# Pilot Light Won't Stay Lit



## harleyrider (Feb 20, 2007)

Great pics.......The unit has a limit hooked to the t-couple and that could mean something but for the time being change the tcouple and remove and clean the pilot......also make sure that the filters are new.


----------



## ekr (Apr 9, 2007)

Thanks for the response....is the tcoupler something I can get from Home Depot or do I need to go to a HVAC supply store? I assume that I can get the right one by bringing my model # with me.

Thanks


----------



## harleyrider (Feb 20, 2007)

get a universial 36 ' honeywell, leave any extra coiled up, and DO NOT OVER TIGHTEN....snug and then 1/4 turn at the most.


----------



## glenbailey (Oct 19, 2009)

*Pilot stays lit, furnace runs, pilot goes out.*

Similar to the previous post, pilot stays lit until the furnace runs. When it reaches temp set on thermostat the system turns off.
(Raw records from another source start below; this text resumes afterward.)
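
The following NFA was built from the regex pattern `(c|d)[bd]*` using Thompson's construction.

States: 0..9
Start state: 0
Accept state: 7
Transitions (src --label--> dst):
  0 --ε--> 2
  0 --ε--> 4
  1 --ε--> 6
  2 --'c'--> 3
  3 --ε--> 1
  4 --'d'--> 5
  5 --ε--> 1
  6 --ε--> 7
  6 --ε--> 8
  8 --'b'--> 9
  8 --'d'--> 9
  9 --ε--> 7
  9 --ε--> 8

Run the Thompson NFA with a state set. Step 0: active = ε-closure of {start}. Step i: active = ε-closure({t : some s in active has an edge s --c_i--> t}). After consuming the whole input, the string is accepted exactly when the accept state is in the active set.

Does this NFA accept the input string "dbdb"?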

Aprox 1.5 minutes later the pilot goes out. Is that still a thermocouple issue? 

Model: Lennox g12q3-110-3
Installed in May 1984. Yeah, I know - it's old!


----------



## TJ_in_IL (Aug 24, 2009)

If you have not changed the tc since '84, most lkely the problem.


----------



## SKIP4661 (Dec 3, 2008)

You will need to clean that pilot orfice also. If the flame don't reach the thermocouple it won't stay lit.


----------



## glenbailey (Oct 19, 2009)

Thanks! Looks like I'll be replacing that tomorrow. Nice that they're only $10!


----------